L’ethique pure face au système du jugement : L’Etranger d’Albert Camus.
Meursault : Figure de la culpabilité absolue ou de l'innocence absolue?
En définitive, L’Etranger d’Albert Camus nous apparait comme un livre dont l’importance
réside dans l’élaboration d’un personnage nouveau : l’homme éthique par opposition aux
hommes moraux, personnages de la société dépeints par les écrivains de la littérature
antérieure.
Camus nous propose l’image d’un homme ne possédant qu’une valeur celle de la vie et
qu’un seul intérêt, celui de vivre : la seule chose qui ait de l’importance à ces yeux est
l’expérience d’exister. Meursault est un homme sans valeurs ni intérêts à défendre, pas même
les siens devant la justice humaine ou céleste.
Exister, exister simplement voilà le seul intérêt et la seule valeur à défendre. Et s’il y a
quelque chose de beau dans ce livre, c’est ce cri fait de silences : exister, exister sans donner
d’importance à autre chose qu’à cela.

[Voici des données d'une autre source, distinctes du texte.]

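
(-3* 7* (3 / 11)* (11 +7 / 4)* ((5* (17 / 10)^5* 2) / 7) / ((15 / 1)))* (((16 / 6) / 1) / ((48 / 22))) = -24137569 / 200000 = -120.69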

Ne donner d’importance qu’aux sensations et aux
pensées que l’on vit car là est la seule chose importante, intime, intérieure, égoïste et
existentielle.
Camus nous interpelle, il nous dit : n’oublions pas ce qui fait de nous des hommes. Et il y
répond : c’est notre expérience existentielle avant tout qui nous rend humain ;
Et pour lancer ce message, il lui aura fallu déployer toutes les ressources de son génie de
styliste procédant à une épuration du langage : l’outil adéquat était de créer un style
minimaliste, une syntaxe pauvre, d'user d'un vocabulaire ordinaire, formant ainsi un récit
quasi journalistique emprunt de détachement composé d’une ligne narrative simple à mi
chemin entre le roman et la nouvelle.
On pensait de prime abord Meursault insensible mais en fait il n’en est rien : bien au
contraire, son sentiment est profond et respecte le temps des sensations et des pensées.
Au lieu de pleurer et ainsi fauter en ne respectant pas la temporalité de la vie vécue, au lieu
de pleurer et ainsi fauter par superficialité car moralement pleurer à l'enterrement de sa mère
doit se faire, à la fois pour nous même mais également devant le regard des autres qui
l'exigent tacitement, Meursault, lui, à l’encontre de cette attitude suit fidèlement son ressenti.
Et pour lui, la mort de sa mère a pris du temps à être sentie puis digérée.
C'est le décalage entre les faits et le moment où l’on accuse le coup qui délimite le temps
du malaise entre le lecteur et le narrateur, entre les personnages moraux et Meursault, enfin
entre lui et la justice divine et celle des hommes.
Meursault a donc vécu le temps nécessaire à la maturation du deuil, à la compréhension
sentimentale de la signification de la perte de l’être aimé : aimer, d’amitié ou d’amour,
Raymond, Marie ou sa mère, c'est uniquement se rappeler de l’autre et y penser, simplement,
se rappeler des sensations éprouvées avec lui et d’y voir, d’y interpréter comme une sobre
complicité faite de regards, de gestes et de silences, que l’on garde précieusement comme de
véritables joyaux: les événements qui jalonnent notre vie, notre expérience existentielle.